Como un día, así es la vida; los colores y la luz que se aprecian van cambiando a medida que el reloj va caminando. La luz de la mañana es clara, a mediodía intensa. El atardecer está lleno de matices y tonalidades. Con la línea del horizonte en la mira, los colores son tenues, de tonalidad pastel.
Estoy empezando a ver mi atardecer. Pasó el calor de la mañana y la vigorosa luz, brillantez e intensidad del mediodía. Al declinar el sol, pasada la hora nona, los colores brillantes e intensos van cediendo el paso poco a poco. Con el carmín del celaje, aprecio ahora los diferentes y sutiles colores, en el policromático firmamento, con los arreboles en el horizonte.
Aunque todavía estoy en la segunda edad con tres cuartos, estoy entrando a esa etapa recientemente bautizada como “adulto en plenitud”. Otros la llaman “la tercera edad”. A punto estoy de convertirme en un sexagenario. Y aunque me resisto, el dios Cronos me empuja en esa dirección. Todos transitamos un camino. Unos escogimos una ruta, otros se han adentrado en diferentes senderos. Pero todos los caminos tienen las mismas etapas. Y todos tienen un término.
Esta adultez en plenitud significa para mí buscar mejor calidad de vida en todas mis acciones. Administrar mis energías lo mejor posible. No gastar pólvora en infiernitos. Seleccionar mejor. No sólo sacar juventud de mi pasado, sino encarar el porvenir con los sueños e ilusiones que te dan tus logros y con el incentivo que te plantean tus carencias y frustraciones. Llegó la hora de meditar más las cosas. Ser prudente, discreto y pausado en las decisiones. Buscar la ayuda y promoción a mi familia, amigos, conocidos y gente necesitada. Como que es el tiempo de sentarse un poco a reflexionar, a ver no sólo hacia atrás, sino también para adelante.
Aunque el sentido del tiempo es diferente según la edad, empiezo a valorarlo de una manera diferente. Estoy aprendiendo a disfrutar más de las cosas sencillas de la vida, de lo que tiene uno a la mano. Acciones o actividades como convivir con la familia, compartir momentos con las hijas o realizar tareas caseras reportan pequeñas o grandes satisfacciones que podemos tener todos los día. Preocuparse sanamente por la pareja y las hijas es otra realidad de mi estado de vida, sin descuidar a los amigos, parientes y compañeras de trabajo.
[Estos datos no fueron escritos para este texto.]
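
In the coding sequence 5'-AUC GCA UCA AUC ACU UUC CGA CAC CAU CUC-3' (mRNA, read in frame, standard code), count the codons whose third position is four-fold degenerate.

5

Codon 1 AUC (Ile): third position 3-fold.
Codon 2 GCA (Ala): third position 4-fold.
Codon 3 UCA (Ser): third position 4-fold.
Codon 4 AUC (Ile): third position 3-fold.
Codon 5 ACU (Thr): third position 4-fold.
Codon 6 UUC (Phe): third position 2-fold.
Codon 7 CGA (Arg): third position 4-fold.
Codon 8 CAC (His): third position 2-fold.
Codon 9 CAU (His): third position 2-fold.
Codon 10 CUC (Leu): third position 4-fold.
Four-fold degenerate third positions: 5.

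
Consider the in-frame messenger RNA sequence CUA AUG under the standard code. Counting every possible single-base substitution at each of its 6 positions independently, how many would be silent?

Codon 1 (CUA, Leu): 4 synonymous substitutions.
Codon 2 (AUG, Met): 0 synonymous substitutions.
Total: 4 + 0 = 4.

4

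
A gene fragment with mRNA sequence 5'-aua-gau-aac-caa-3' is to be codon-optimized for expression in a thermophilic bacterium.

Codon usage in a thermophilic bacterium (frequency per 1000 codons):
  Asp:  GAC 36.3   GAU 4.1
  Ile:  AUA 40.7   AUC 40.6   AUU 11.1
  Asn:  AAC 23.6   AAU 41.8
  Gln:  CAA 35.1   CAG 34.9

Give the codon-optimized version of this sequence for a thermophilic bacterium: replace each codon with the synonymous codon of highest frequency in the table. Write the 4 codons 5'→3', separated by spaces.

AUA GAC AAU CAA

Codon 1 (Ile): best is AUA at 40.7.
Codon 2 (Asp): best is GAC at 36.3.
Codon 3 (Asn): best is AAU at 41.8.
Codon 4 (Gln): best is CAA at 35.1.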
Estar en armonía con los que nos rodean.
No creo que sólo existan atardeceres idílicos. Hay que sortear obstáculos y superar problemas: que no se cuenta con suficiente dinero en la bolsa; que la pensión o jubilación es raquítica; que la salud tiene sus altibajos; que los hijos ya se fueron o están por irse; qué sé yo.
Me pregunto: ¿Y qué? Nadie ha dicho que vivir es sólo gozar de un lecho de rosas. La vida para mí es lucha, esfuerzo, combate. Pero también paz y alegría; desarrollo y bienestar. Así es de modo que diario hay que limitarse, estar activos, andar erguidos y tener la frente en alto. Y el pensamiento en Dios. Y enfatizo esto último porque los creyentes somos más felices. Tenemos esperanza.
Pero hay una situación que creo fundamental: sentir y vivir con la satisfacción de que, a pesar de nuestras limitaciones, dolencias o problemas, estamos activos tratando de desplegar el potencial de experiencia acumulado, e impulsados por el motor espiritual que todo lo mueve: el sentimiento del amor.
Es mucho lo que hay que decir, apreciar y evaluar en un atardecer. Éste es sólo el comienzo.